This Cambrian explosion of new coding techniques offers the promise of dramatically diversifying a coder monoculture of math-driven white men to include women, minorities, and those without advanced degrees in math. These are people who have long been underrepresented in science, math, and technology fields. From a humanist perspective, society benefits when diverse people can be creators of software instead of just consumer. It’s unacceptable that software creation remains so out of reach for so many.  

At Ready, for example, we’ve been told by teachers that our platform is inspiring precisely because it favors a new, visual form of writing code. This version borrows heavily from the successful “remix cultures” powering YouTube, the music industry, online journalism, and photography. Some have even called Ready “a Powerpoint for making software.” Perhaps more importantly, Ready gives teachers, including those who may not have a background in coding, an effective way to teach students how software is made. Because where, exactly, are we supposed to find tens of thousands of coders willing to potentially take major pay cuts to join the education system? 

Instead of attempting to lure code-literate teachers away from Silicon Valley, we need to revolutionize the way coding is done. Rather than fit the person to the tool, let’s fit the tool to the person. Pop computing can help us get there, offering a gloriously diverse array of tools to match our gloriously diverse species. It’s only a matter of time before the process of making software itself is transformed, from one that requires a mastery of syntax—the precise stringing of sentences needed to command a computer—to the mastery of logic. Logic is the essence of software creation, and the second step after mastering syntax. 

We know this revolution is possible because it has happened before. For much of its history, photography was an elite pursuit.  Twenty years ago, aspiring photographers had to learn to work in a darkroom, something that was expensive and time consuming—not to mention all the hours spent in close proximity to toxic chemicals, stuffy rooms, red lights, and claustrophobia. Plus there was the significant personal expense of film and photo paper, which, in the spirit of trial-and-error learning, could quickly become unaffordable. Understandably, many opted out. But today, photographers can use iPhone cameras and Instagram to learn photography skills from their bedrooms. The end result is that many more humans around the world are able to take, edit, and publish photographs. This is the democratizing force of technology at its best, creating tools that widen opportunities for people to become creative.
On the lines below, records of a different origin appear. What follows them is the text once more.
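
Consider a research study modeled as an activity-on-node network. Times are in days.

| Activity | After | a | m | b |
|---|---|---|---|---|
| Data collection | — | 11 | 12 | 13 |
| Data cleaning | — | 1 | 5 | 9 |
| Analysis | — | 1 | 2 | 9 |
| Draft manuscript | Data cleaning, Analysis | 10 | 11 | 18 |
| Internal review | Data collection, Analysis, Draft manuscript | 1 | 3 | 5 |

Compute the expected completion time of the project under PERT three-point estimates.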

Resistance to rethinking coding takes us into very familiar territory. It’s a trope that comes up again and again from incumbent interests whenever a creative industry is disrupted by technical innovation: bloggers are not journalists, YouTubers are not film-makers, DJs are not musicians. Yet the public knows otherwise—blogs disrupted the practice of journalism, YouTube led a streaming revolution that’s transforming television and film, and DJs are some of the most marketable music acts today.  It’s time for software creation to undergo the same democratizing process. And it begins with how we expose young minds to coding. In this new and exciting world, teaching coding the way we have isn’t going to work. It’s the wrong approach for most of us.

In other words, if “pop computing” means popularizing computing—as in the act of popularizing software creation for all—then count me in!